Sarah Trotman, Spend My Super chief executive, said while many retirees depended on the universal NZ Superannuation income for survival, the government-funded payment was simply extra pocket money for others.
Trotman said about 1 per cent of those eligible for NZ Super have not applied for the pension “and maybe 2 to 3 per cent of the 600,000 or so superannuitants don’t need it at all”.
She said rather than refusing the pension, or frittering it away on personal spending, this wealthy group of older New Zealanders could redirect NZ Super payments (that range from about $318 to $380 per week) to the new charity.
“But we would like all those on NZ Super to see if they could give something – just $20 a week, perhaps – to help the next generations,” she said.

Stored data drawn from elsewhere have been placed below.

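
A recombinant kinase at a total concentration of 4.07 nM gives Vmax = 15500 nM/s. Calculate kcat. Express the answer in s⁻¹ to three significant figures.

3810 s⁻¹

kcat = Vmax/[E]total = 15500 nM/s / 4.07 nM = 3810 s⁻¹.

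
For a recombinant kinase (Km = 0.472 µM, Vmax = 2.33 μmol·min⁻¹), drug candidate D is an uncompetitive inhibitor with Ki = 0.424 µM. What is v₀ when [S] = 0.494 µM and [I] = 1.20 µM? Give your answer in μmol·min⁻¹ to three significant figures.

α = 1 + [I]/Ki = 1 + 1.20/0.424 = 3.830.
For an uncompetitive inhibitor, both parameters are divided by α, giving Vmax/α and Km/α: Km,app = 0.123 µM, Vmax,app = 0.608 μmol·min⁻¹.
v = Vmax,app·[S]/(Km,app + [S]) = 0.608 × 0.494/(0.123 + 0.494) = 0.487 μmol·min⁻¹.

0.487 μmol·min⁻¹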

Spend My Super has selected 12 underlying charities that tackle tough child poverty, family dysfunction and inequality issues in NZ. The current crop of charities includes KidsCan, Women’s Refuge, Code Club Aotearoa and Lifewise Addiction Services.
Trotman said all donations flowing through Spend My Super end up in the underlying charities.
Over 90 per cent of retirees donated something in the last year, she said, but the multi-charity approach – similar to a fund-of-funds model – likely provided a higher level of assurance and accountability than most individual donation strategies.
“We do due diligence on all the charities, we have a national coverage and we will review them each year for their impact and how well they have promoted Spend My Super,” Trotman said.
By international standards NZ Super is a generous government pension system providing a solid floor against old-age poverty.
But the fact that wealthy retirees also have access to the non means-tested NZ Super has grated some commentators, and added ammunition to the inter-generational media wars.
NZ Super is also the biggest single government expense, accounting for $15.5 billion of spending in the May 2019 budget – a figure destined to ramp up along with the aging population.
“Over the full nine year period spanning 2014/15 to 2022/23, [NZ Super] expenditure is expected to increase by $6,877 million (59%); this reflects both the number of people being expected to increase by 208,000 (31%), as well as accumulated inflation and wage adjustments,” a paper accompanying the budget says.
Spend My Super could help rebalance some of the NZ Super inequities, Trotman said.
She encouraged NZ investment and financial advice businesses to promote Spend My Super as a charitable vehicle for both industry insiders and among their respective retiree clients.
Following a distinguished business career, Trotman was awarded an ONZM (Officers of the NZ Order of Merit) in the 2017 New Year Honours round.